Seeing Through A Request for Transparency

Daniel Steinberg

Editor’s Note: The author of this post is the director of marketing for Viewabill, a company that manages billing activity.

By Daniel Steinberg, Director of Marketing, Viewabill

“Transparency” can be a high-voltage word when it comes to the delicate area of attorney billing. In the stress of the moment, lawyers sometimes interpret a request for transparency as an implication that they’re intentionally hiding something, or that there’s something wrong with their work.

“The initial feeling is one of shock, and indictment. Are we not doing the work?” said Rick Howell of Perkins Coie to a roundtable group earlier this year.

Such a reaction is understandable when “transparency” has so many connotations and human nature is to assume the worst.

“When we reach out to firms there’s a real pushback to transparency of that data”, said Dan Baker, Global Legal Operations Lead at LinkedIn . “I think it’s maybe because they don’t understand the reason we’re using it.”

So why are clients requesting transparency and what do they do with the information?

Contrary to some law firms’ initial fears, many clients are just looking at big-picture data.

“I’m not looking for, and I don’t have time, and I don’t know anyone who has time, frankly, to go through line information of what’s going on in a matter”, said Baker. “The aspect someone in my seat is looking for is simply accrual information. We’re looking for hours and spend.”

Justin Liu, a panel participant at the roundtable and Associate General Counsel at MGM Resorts International agreed: “[We look to] the reports that encapsulate the information in a useful way, on an aggregate scale.”

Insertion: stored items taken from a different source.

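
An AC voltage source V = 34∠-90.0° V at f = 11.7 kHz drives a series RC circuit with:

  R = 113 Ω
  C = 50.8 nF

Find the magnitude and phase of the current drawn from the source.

Step 1 — Angular frequency: ω = 2π·f = 2π·1.17e+04 = 7.351e+04 rad/s.
Step 2 — Component impedances:
  R: Z = R = 113 Ω
  C: Z = 1/(jωC) = -j/(ω·C) = 0 - j267.8 Ω
Step 3 — Series combination: Z_total = R + C = 113 - j267.8 Ω = 290.6∠-67.1° Ω.
Step 4 — Source phasor: V = 34∠-90.0° V = 0 - j34 V.
Step 5 — Ohm's law: I = V / Z_total = (0 - j34) / (113 - j267.8) = 0.1078 - j0.04548 A.
Step 6 — Convert to polar: |I| = 0.117 A, ∠I = -22.9°.

I = 0.117∠-22.9° A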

Visibility is a hot topic in legal circles today, but often the goal is merely to enhance predictability.

“Frequently, we have our business and finance folk, and sometimes even members of our board of directors asking us how much a certain legal matter has cost us to date, or what we’re spending on a litigation”, Liu said.

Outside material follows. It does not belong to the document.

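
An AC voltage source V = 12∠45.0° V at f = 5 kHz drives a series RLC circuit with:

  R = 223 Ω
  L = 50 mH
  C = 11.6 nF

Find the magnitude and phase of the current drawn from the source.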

With insight into pre-bill activity, departments are even able to allocate more resources to their outside counsel. According to Baker, “If I’m able to get more information, more accrual data, and I can put that into a forecast, I can then budget for more. I can pay my firms more.”

While managing legal spend has historically been the primary metric of legal department success, at Viewabill, we’re starting to see a more evolved approach to transparency — one where the attorney-client relationship is a better barometer than legal spend. Legal departments are under pressure to take on a more business-oriented approach towards managing risk for their organizations and are looking to outside counsel for support.

Michael Haven, Chief Litigation Officer at NetApp , described an incident to the panel where he requested one of his law firms provide him with transparency into NetApp’s legal spend with them. The firm, whom NetApp had been working with for over 10 years, refused.

“We had some very difficult conversations with the firm,” Haven said. “We told them they were no longer a good fit because they were refusing to adopt the technology…and they knew that as long as they continued to take that position, we would never pay for their services billed on an hourly basis.”

Viewabill tells law firms that adopting measures to improve how legal services are delivered provides benefits for the law firms, too. Not only because it allows for differentiation, but also because it encourages more profitable operations.

“We’re relaying information on as frequent a basis as the client requests,” said panelist Michael Hourwitz of Venable. “And, frankly, I know it may seem like the opposite, but from the firm’s perspective, we welcome that. Because it forces us to be more disciplined, and that discipline means that we will be more efficient and more effective.”

For some law firms, this realization takes time. “After that,” said Howell, “it opens up a whole new set of avenues that we can pursue, particularly around what tools are also available to them to help them manage their matters, once they know there’s some transparency with the client.”

The legal industry is no longer a zero-sum game. With better and smarter communication and collaboration, law firms and legal departments are raising the tide. And that’s where transparency comes in. It’s not an attack; it’s an offer to improve the industry. Together.